According to Philippe Tour, CEO of ARKAMYS, “After vision, we rely on our hearing to understand the environment around us. What’s more, we can see in only one direction, but we hear sounds coming from everywhere. Adding positional audio to something, whether for entertainment or safety, provides a more complete—and more natural—experience.”
Matter and Form Bevel
A 3D camera that adds the ability to capture 3D photographs on any smartphone or tablet. While this isn’t an immersive technology, there will be cases where 3D photographs will play a role in VR, such as given a presentation. It won’t be cool to put 2D images on a presentation delivered in VR, so people will start wanting 3D images as a first step to mastering what is likely going to be a completely new way to present.
A VR headset able to record in 3D (with dual screen projection of 720P each). Owners will also be able to share their videos live with their social networks via built-in wireless communications.
IC Real Tech
Spherical dual-lens 360×360 degree portable action video camera (ALLie Go) and compatible ALLie Virtual Reality headsets.
VR Treadmill. A good example of equipment that will transform VR into a full body experience.
Marxent’s VisualCommerce™ is a virtual products platform that powers Augmented Reality and Virtual Reality apps for retailers and manufacturers, including the Lowe’s Holoroom.
An indiegogo funded set of headphones with a pull down AR display. Fully Android features available.
The Powis VIEWR 2.0 offers Google Cardboard compatible experience with a variety of premium materials. They also offer bespoke, custom printed headsets for advertising and customer engagement.
SCALee transforms any existing wall into a highly immersive universe where players can interact naturally in 1:1 scale games and applications. Think of it as a personal cave like the ones used by the U.S. military.
A wearable subwoofer that delivers the feeling of sound into the VR experience.
A bicycle controller that includes wireless sensors that translate real-world peddling to in-world speed and action buttons on the handlebars. Compatible with Sony PlayStationVR, Oculus Rift and HTC Vive.
First 360 3D VR Video Camera for under $1,000.
New augmented reality headsets, the VidWear® B3000 Waveguide Sunglasses and the M3000 Monocular Waveguide Smart Glasses that uses waveguide technology to enhance the AR experience. Also previewing their new iWear® Wireless Video Headphones for consumer VR.
Other VR-related CES news
Las Vegas will also play host to a non-CES VR event called VRFest during CES.

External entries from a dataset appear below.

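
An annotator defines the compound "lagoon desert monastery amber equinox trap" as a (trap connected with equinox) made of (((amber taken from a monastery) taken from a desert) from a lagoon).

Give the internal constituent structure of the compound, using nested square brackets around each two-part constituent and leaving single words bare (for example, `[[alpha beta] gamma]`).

[[lagoon [desert [monastery amber]]] [equinox trap]]

The outermost head in the paraphrase is "trap" (specifically "equinox trap"), modified by "lagoon desert monastery amber".
Inside "lagoon desert monastery amber": head "amber" (specifically "desert monastery amber"), modifier "lagoon".
Inside "desert monastery amber": head "amber" (specifically "monastery amber"), modifier "desert".
Inside "monastery amber": head "amber", modifier "monastery".
Inside "equinox trap": head "trap", modifier "equinox".
Putting it together: [[lagoon [desert [monastery amber]]] [equinox trap]].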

Even the local brothel industry is getting into VR: Las Vegas-Area Brothel Sheri’s Ranch Takes Aim at CES 2016’s Push into Virtual Reality with a blog post that outlines how VR may impact the Nevada sex industry: http://blog.sherisranch.com/ces/nevada-brothels-ces2016/
VR and AR are on their way. They will be important technologies to watch, and valuable for experimentation as they will surely generate new ideas about how applications should evolve given the new capabilities. Will that have a huge impact on businesses in 2016? Highly unlikely, but they will influence the entertainment and gaming industry, shifting some investment toward VR properties. AR still needs to get lighter and less intrusive before it becomes viable for consumer use, but it will continue to prove valuable in areas like logistics, law enforcement and security and medicine. New headsets and new technologies will do nothing but move the AR needle forward.